Rendez-vous à Atlit

Article écrit par

Un film au message certes salutaire, mais d´une lourdeur rébarbative.

Le 4 novembre 1995 n’évoque pas grand-chose pour nous, mais en Israël, on s’en souvient comme du jour où la paix a été abattue de deux balles dans le dos. Ou du jour où tout est enfin rentré dans l’ordre. Question de point de vue. Après avoir prononcé un discours lors d’une manifestation en faveur du processus de paix israélo-palestinien, Yitzhak Rabin alors Premier ministre, est assassiné par un étudiant en droit, opposé aux accords d’Oslo. Fanatique religieux pour les uns, héros pour les autres. Question de point de vue, encore une fois. Toujours est-il que ce jour-là, en Israël, on a tué une certaine idée de la paix et de la fraternité.

C’est dans cette période charnière de l’histoire israélienne que Shirel Amitaï choisit de situer son premier long métrage. Cali (Géraldine Nakache), Asia (Judith Chemla) et Darel (Yaël Abecassis) sont de retour à Atlit pour vendre la maison familiale, héritage de leurs parents décédés. Vider la maison, nettoyer le jardin, organiser les visites, chaque étape est une occasion de s’engueuler, rendue encore plus compliquée par l’apparition des parents, bien décidés eux aussi à avoir leur mot à dire. Trois sœurs et un domaine empli de souvenirs, bons ou mauvais, qu’il faut pourtant vendre… La réalisatrice nous livrerait-elle une relecture inavouée des œuvres de Tchekhov ? Non, pas vraiment. Même si, comme Lioubov, Darel pourrait, elle aussi, s’écrier « sans la Cerisaie je ne comprends pas ma propre vie et, s’il faut vraiment vendre, qu’on me vende avec le jardin… », mais la mélancolie subtile du dramaturge russe est absente de Rendez-vous à Atlit.

 

Ici, tout est catégorisé : trois sœurs pour trois positions types. Celle qui veut garder la maison, celle qui veut se débarrasser de la maison, et celle qui veut juste avoir la paix. Oui, non, ne se prononce pas, ce ne sont plus des personnages de cinéma, c’est un panel représentatif de l’institut Ipsos. L’une parle couramment hébreu, fait très bien la cuisine, comme sa mère, et pense qu’Israël a été créé à partir du néant. Une autre pense, au contraire, qu’Israël a colonisé la Palestine et rejette toute idée de Terre Promise. La dernière s’en moque, elle ne travaille pas, préfère voyager et pratiquer la méditation. Dans un cahier de vacances, on relierait aisément chaque prénom à chaque fonction. Comme s’il fallait prémâcher le travail du spectateur à qui rien ne peut (ne doit) échapper. Rendez-vous à Atlit est aussi lourd que le Dictionnaire des Symboles qui a dû être une des sources d’inspiration de la réalisatrice. Du E comme l’invraisemblable partie d’échecs finale au R comme les racines que Cali s’échine à arracher du jardin, tout devient métaphore lourdingue et, au cas où, tout est dit et redit dans des dialogues ultra didactiques, histoire d’enfoncer le clou au risque de casser le mur. Les pages du H comme hors-champ ou N comme non-dit avaient dû être arrachées du dictionnaire. Dommage.

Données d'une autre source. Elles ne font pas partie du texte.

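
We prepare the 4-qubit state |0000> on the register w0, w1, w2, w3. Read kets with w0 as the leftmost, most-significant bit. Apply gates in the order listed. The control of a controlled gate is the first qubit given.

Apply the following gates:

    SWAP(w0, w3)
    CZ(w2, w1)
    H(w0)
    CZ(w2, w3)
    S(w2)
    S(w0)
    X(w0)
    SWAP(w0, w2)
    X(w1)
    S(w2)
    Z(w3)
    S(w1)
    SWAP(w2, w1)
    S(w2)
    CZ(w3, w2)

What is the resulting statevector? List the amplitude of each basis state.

After the circuit, the state carries amplitude -sqrt(2)*I/2 on |0010>, -sqrt(2)*I/2 on |0110>, and 0 on every other basis state.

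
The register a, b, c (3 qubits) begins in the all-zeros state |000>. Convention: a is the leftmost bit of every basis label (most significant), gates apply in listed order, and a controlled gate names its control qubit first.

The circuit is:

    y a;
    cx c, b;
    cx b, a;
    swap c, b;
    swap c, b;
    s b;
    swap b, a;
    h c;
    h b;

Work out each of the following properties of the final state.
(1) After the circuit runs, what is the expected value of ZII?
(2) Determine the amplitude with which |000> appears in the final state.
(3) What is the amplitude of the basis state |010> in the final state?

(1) The expectation value of ZII is 1. Key observation: gates 4-5 undo each other exactly, leaving only the rest of the circuit to track.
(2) The final state's coefficient on |000> equals I/2.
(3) |010> carries amplitude -I/2 in the final state.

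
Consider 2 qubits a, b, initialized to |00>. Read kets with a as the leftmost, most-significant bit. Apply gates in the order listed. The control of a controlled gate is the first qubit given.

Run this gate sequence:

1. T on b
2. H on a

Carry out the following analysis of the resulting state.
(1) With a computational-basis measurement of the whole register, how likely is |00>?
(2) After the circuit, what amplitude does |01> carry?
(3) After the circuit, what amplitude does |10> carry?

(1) Outcome |00> occurs with probability 1/2.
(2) The final state's coefficient on |01> equals 0.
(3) The final state's coefficient on |10> equals sqrt(2)/2.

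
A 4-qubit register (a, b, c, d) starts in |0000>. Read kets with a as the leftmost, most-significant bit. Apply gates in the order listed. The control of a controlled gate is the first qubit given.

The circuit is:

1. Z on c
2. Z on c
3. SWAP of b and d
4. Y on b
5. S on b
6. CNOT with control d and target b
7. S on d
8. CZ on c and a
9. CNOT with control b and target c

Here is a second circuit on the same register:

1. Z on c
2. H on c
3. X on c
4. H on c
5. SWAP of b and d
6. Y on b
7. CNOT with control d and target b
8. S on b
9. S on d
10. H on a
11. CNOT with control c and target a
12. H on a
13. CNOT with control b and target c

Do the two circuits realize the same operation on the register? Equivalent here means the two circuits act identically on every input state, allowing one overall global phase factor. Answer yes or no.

No, they are not equivalent — no single phase factor reconciles the two unitaries.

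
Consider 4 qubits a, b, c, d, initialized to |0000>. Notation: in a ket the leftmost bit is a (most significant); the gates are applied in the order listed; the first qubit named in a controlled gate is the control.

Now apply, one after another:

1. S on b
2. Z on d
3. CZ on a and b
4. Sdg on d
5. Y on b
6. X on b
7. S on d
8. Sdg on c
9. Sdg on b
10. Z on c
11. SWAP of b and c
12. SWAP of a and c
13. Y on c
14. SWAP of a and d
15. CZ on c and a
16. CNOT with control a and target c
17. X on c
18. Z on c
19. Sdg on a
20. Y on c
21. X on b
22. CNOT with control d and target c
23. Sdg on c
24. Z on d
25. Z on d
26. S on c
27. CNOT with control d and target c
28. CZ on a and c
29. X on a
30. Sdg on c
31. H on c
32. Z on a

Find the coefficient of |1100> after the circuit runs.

The final state's coefficient on |1100> equals sqrt(2)/2. Key observation: the block from step 22 through step 27 cancels to the identity and can be dropped.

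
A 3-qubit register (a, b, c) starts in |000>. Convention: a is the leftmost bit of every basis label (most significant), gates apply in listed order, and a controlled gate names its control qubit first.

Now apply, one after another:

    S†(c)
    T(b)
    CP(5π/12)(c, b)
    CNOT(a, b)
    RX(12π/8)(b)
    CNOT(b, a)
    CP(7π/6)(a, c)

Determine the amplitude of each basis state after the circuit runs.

The final amplitudes are -sqrt(2)/2 on |000>, -sqrt(2)*I/2 on |110>, and 0 on every other basis state.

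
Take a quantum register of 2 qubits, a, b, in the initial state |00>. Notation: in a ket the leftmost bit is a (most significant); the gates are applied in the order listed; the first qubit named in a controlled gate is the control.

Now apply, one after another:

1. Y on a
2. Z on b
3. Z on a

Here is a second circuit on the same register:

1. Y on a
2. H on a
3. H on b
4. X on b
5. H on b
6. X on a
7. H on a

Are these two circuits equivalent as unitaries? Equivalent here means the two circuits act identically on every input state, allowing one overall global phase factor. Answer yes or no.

Yes: on every input state the two circuits agree up to one overall phase factor.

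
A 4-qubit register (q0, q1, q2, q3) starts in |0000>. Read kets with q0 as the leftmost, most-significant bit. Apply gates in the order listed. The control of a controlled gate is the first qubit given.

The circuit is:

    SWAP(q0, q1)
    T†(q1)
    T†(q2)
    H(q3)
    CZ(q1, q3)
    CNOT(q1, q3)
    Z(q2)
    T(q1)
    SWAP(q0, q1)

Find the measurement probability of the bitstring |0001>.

A full measurement returns |0001> with probability 1/2.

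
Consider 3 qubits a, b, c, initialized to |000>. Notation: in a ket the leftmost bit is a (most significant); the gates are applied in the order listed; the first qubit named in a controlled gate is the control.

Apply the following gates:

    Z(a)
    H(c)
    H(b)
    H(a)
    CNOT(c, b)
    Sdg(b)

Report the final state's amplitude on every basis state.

The resulting statevector has amplitude sqrt(2)/4 on |000>, sqrt(2)/4 on |001>, -sqrt(2)*I/4 on |010>, -sqrt(2)*I/4 on |011>, sqrt(2)/4 on |100>, sqrt(2)/4 on |101>, -sqrt(2)*I/4 on |110>, -sqrt(2)*I/4 on |111>.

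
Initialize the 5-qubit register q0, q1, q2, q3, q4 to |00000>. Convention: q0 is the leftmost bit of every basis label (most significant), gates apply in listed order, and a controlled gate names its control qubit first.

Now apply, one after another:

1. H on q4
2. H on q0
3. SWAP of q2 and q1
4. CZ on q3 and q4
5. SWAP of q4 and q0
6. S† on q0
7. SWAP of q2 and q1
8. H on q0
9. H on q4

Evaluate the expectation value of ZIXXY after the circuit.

The observable ZIXXY averages to 0.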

Si l’on se fie à la note d’intention de la réalisatrice, l’originalité du film tiendrait à l’irruption du fantastique dans la vie réelle ; un fantastique concret qui fait des revenants des êtres en chair et en os, visibles des vivants et pouvant interagir avec eux. Mais attention ! Ce ne sont pas des fantômes, c’est « l’invisible ». Le refoulé, l’inconscient, le passé. Concrètement, ce sont les parents décédés (représentant une idée du sionisme) et un enfant palestinien, cheveu sur la soupe pour cocher la case « faire référence au conflit ». En vérité, le film ne tire pas sa force du fantastique mais bel et bien du réel. Réentendre Rabin, réentendre qu’à une époque la paix était possible au Proche-Orient mais qu’un homme l’a tuée, laissant tout un pays dans un état de sidération (une bonne idée du film), proche d’une post-apocalypse façon Walking Dead.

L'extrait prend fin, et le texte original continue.